On parle alors de mutation de l’emploi. Effectivement, parmi les 2,6 emplois créés, beaucoup changent de natures. On assiste avec la montée du Numérique la naissance davantage d’auto-entrepreneurs au détriment d’emplois salariés, mais cette économie des petits boulots ou « gig economy » reste tout de même plus marginale qu’on ne le pense. Les salariés représentent encore 88% des travailleurs en France et, bien que l’auto-entrepreneuriat soit de plus en plus attractif, certains postes freelances pourraient très certainement se resalarier à l’avenir. Les aléas de cette nouvelle révolution industrielle ne nous permettent pas encore d’avoir de projection claire sur l’avenir du travail mais sa transformation devrait se faire de manière naturelle. On retrouvait ces mêmes discours alarmistes au début de l’Informatique mais tout s’est bien passé. Celui-ci a changé notre façon de travailler et le Numérique a et va continuer de changer notre façon de vivre mais ce constat n’annonce pas forcément une catastrophe : on peut faire du nucléaire une bombe, mais on peut aussi en faire une centrale. Ce choix est le nôtre.

Le Numérique change tout de même profondément l’organisation du travail pour les salariés. Aujourd’hui, plus les entreprises se numérisent, plus leur organisation est collaborative, transversale, agile et moins pyramidale. Un changement plutôt bien accueilli selon l’enquête menée par le COE, qui met en avant le lien positif entre le degré de numérisation de l’entreprise et l’adoption de modes d’organisation du travail dits « flexibles » (travail en équipes autonomes, polyvalence, décentralisation des décisions…). Pour cause, plus l’organisation d’une entreprise est flexible, plus ses collaborateurs ont la main et peuvent prendre des décisions à tout niveau.

La formation avant tout

Il reste encore un sujet assez préoccupant aux yeux de Pascale Gruny : le manque de main d’œuvre numérique. En effet, déjà près de 80 000 emplois dans le domaine de la Tech restent à pourvoir en France et un manque de 190 000 profils digitaux est prévu en 2022. Il y a plus d’emplois créés et plus de mutations de postes vers le Numérique que de capacité à compenser ces manques.

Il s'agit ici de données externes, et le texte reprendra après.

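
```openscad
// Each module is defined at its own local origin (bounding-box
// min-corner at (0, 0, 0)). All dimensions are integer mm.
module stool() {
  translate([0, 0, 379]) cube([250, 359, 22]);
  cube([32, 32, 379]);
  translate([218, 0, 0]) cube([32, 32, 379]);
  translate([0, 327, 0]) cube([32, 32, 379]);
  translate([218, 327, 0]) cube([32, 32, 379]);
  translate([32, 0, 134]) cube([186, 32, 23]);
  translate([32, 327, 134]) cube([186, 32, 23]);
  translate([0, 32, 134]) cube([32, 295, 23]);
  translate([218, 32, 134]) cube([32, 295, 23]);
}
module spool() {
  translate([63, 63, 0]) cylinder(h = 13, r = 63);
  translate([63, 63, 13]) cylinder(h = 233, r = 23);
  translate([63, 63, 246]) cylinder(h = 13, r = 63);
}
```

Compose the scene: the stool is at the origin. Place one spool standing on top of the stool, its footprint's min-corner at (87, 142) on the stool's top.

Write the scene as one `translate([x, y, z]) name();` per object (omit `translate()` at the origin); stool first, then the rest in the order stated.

stool();
translate([87, 142, 401]) spool();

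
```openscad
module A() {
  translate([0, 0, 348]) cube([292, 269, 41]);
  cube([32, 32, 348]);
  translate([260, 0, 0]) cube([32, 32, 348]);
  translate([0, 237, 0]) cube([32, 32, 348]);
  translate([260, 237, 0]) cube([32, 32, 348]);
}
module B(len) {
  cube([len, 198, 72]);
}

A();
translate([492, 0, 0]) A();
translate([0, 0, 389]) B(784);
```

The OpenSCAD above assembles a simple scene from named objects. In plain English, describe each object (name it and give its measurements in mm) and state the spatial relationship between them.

A is a four-legged stool. The seat is a 292×269×41 mm slab whose top surface is at z = 389 mm; four square legs, each 32×32 mm in cross-section, run from the floor (z = 0) to the underside of the seat, each flush with a corner of the seat.

B is a rectangular beam 784 mm long (x), 198 mm deep (y), 72 mm thick (z).

The beam spans the tops of two stools placed 200 mm apart, resting at z = 389 mm.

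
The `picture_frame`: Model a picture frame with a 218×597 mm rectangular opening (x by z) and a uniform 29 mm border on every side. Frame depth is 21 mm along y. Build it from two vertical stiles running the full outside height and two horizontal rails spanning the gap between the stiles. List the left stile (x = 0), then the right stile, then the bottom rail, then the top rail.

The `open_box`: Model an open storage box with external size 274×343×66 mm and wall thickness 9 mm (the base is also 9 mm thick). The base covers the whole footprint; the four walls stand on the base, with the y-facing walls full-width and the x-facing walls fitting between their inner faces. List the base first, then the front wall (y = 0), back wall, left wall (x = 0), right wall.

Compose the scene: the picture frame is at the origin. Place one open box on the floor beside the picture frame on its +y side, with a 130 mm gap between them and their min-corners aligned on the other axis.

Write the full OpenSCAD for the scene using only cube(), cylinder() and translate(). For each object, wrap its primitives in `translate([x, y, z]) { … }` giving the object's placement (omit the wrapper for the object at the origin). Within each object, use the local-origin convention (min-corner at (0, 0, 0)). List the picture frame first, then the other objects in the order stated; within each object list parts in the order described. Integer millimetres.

cube([29, 21, 655]);
translate([247, 0, 0]) cube([29, 21, 655]);
translate([29, 0, 0]) cube([218, 21, 29]);
translate([29, 0, 626]) cube([218, 21, 29]);
translate([0, 151, 0]) {
  cube([274, 343, 9]);
  translate([0, 0, 9]) cube([274, 9, 57]);
  translate([0, 334, 9]) cube([274, 9, 57]);
  translate([0, 9, 9]) cube([9, 325, 57]);
  translate([265, 9, 9]) cube([9, 325, 57]);
}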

En conclusion, Les PME ont un immense besoin de formation pour atténuer l’illectronisme dont elles souffrent et combler les lacunes de leurs salariés. Rappelons que récemment encore 19% des Français ont renoncé à faire « quelque chose » parce qu’il leur fallait passer par Internet, rapporte le Conseil supérieur de l’audiovisuel. Un taux s’élevant à 32% dans la catégorie artisans/commerçants/chefs d’entreprises !

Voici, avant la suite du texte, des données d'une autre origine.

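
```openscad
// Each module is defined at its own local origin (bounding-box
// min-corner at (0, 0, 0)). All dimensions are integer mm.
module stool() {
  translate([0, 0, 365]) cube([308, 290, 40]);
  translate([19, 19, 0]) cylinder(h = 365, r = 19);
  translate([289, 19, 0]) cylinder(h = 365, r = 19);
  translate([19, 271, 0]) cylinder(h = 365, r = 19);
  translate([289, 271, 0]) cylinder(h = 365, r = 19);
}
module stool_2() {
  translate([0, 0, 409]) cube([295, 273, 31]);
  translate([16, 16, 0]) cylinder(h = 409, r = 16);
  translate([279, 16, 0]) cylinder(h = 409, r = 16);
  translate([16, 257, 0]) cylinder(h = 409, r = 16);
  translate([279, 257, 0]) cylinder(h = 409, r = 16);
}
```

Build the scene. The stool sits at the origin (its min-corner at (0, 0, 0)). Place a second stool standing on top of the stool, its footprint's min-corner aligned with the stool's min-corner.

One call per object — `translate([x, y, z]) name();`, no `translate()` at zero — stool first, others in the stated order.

stool();
translate([0, 0, 405]) stool_2();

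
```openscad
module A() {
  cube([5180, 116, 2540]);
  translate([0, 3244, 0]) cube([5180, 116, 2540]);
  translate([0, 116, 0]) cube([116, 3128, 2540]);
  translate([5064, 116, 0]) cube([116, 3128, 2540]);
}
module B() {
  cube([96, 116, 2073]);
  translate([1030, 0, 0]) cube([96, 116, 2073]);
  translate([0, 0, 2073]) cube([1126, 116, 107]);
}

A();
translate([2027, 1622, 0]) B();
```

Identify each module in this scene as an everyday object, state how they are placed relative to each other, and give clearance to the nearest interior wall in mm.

A is a house frame. B is a door frame. The door frame sits inside the house frame, centred. The clearance to the nearest interior wall is 1506 mm.

Clearances: x = 1911, y = 1506; minimum 1506 mm.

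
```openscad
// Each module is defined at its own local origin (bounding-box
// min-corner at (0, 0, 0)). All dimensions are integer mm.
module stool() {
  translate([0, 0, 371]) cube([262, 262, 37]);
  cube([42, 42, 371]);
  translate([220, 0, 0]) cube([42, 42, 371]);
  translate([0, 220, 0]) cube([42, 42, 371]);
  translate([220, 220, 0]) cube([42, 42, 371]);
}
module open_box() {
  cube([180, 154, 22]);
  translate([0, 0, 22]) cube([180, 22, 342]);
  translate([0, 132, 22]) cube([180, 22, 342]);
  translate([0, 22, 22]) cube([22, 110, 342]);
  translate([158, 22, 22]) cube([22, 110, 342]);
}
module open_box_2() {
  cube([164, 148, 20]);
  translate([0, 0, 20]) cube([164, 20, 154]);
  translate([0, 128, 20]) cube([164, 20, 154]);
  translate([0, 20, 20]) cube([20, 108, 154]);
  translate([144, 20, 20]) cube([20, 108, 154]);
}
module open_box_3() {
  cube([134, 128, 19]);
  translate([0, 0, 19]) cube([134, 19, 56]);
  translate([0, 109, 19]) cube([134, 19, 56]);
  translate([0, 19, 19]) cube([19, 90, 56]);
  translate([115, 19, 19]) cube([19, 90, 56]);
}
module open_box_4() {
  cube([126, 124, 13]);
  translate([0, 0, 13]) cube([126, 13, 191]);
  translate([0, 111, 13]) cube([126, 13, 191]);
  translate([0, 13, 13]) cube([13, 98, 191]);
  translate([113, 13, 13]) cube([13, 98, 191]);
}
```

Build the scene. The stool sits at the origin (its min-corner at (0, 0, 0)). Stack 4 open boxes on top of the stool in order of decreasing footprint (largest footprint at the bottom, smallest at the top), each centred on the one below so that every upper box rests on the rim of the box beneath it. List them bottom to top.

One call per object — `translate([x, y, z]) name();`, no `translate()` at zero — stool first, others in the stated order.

stool();
translate([41, 54, 408]) open_box();
translate([49, 57, 772]) open_box_2();
translate([64, 67, 946]) open_box_3();
translate([68, 69, 1021]) open_box_4();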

Autre chiffre : 6,7 millions de Français ne se connectent jamais à Internet alors que tout ou presque se faire en ligne aujourd’hui. Je pense d’ailleurs à Pôle Emploi, où les personnes en en recherche d’emploi viennent chercher de l’aide pour compléter leur dossier en ligne… Effectivement, le COE estimait en janvier 2017 que 13 % des actifs (soit 3,3 millions de Français) ont un niveau de maîtrise « susceptible de les mettre en difficulté dans leur emploi actuel ou dans la recherche d’un nouvel emploi » et 30 % (soit 7,6 millions de personnes) « doivent encore progresser en compétences pour disposer de meilleurs atouts au regard des attendus professionnels dans une économie plus numérisée ».

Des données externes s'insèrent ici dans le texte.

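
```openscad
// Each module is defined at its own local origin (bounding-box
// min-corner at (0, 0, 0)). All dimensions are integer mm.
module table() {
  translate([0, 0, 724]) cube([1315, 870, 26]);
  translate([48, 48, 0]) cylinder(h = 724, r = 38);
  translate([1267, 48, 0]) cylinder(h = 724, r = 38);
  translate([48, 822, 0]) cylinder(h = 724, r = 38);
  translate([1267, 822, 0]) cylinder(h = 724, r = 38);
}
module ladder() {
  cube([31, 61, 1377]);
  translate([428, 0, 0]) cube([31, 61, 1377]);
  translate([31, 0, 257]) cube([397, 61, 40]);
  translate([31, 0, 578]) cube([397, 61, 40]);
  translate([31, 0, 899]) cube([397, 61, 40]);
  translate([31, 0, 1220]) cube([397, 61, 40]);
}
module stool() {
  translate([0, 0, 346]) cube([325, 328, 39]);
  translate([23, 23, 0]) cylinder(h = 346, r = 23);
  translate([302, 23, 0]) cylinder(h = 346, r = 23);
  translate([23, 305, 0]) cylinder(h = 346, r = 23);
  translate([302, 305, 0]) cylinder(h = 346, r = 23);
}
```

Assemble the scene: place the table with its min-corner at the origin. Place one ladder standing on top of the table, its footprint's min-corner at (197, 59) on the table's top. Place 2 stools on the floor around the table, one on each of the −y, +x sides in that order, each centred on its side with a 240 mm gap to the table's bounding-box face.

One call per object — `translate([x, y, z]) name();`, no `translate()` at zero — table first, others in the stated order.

table();
translate([197, 59, 750]) ladder();
translate([495, -568, 0]) stool();
translate([1555, 271, 0]) stool();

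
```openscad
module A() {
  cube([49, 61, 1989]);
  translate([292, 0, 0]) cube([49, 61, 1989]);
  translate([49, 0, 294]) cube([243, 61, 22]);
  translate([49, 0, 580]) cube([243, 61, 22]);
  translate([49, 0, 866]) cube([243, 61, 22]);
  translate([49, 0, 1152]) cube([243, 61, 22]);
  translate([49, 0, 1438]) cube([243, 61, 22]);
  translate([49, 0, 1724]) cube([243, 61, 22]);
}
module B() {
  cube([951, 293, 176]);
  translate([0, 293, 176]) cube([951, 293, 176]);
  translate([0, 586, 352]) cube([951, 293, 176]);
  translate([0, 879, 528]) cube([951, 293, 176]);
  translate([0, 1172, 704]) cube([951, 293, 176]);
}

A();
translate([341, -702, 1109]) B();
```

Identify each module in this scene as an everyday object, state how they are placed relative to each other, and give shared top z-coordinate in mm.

A is a ladder. B is a staircase. The staircase is beside the ladder with their tops flush at z = 1989. The shared top z-coordinate is 1989 mm.

Both tops at z = 1989 mm.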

Pascale Gruny aimerait ainsi que la révolution numérique soit l’occasion de rapprocher le monde enseignant et le monde de l’entreprise. L’idée est de globalement renforcer les compétences numériques des Français mais surtout d’en faire une priorité nationale. La sénatrice propose ainsi un certain nombre de recommandations appelant à faire reconnaître la participation des entreprises à la formation au numérique des salariés « comme une contribution à une mission d’intérêt général ». Elle invite par exemple le gouvernement à mettre en place un label spécifique à la formation numérique et un crédit d’impôt qui récompenserait les efforts des entreprises formatrices. Autre recommandation : former au Numérique dès l’école en systématisant notamment l’évaluation PIX dès la fin du cycle élémentaire (plateforme permettant d’évaluer, de développer et de certifier des compétences numériques) et en renforçant l’offre de formation avec la création d’un baccalauréat professionnel axé sur les services numériques.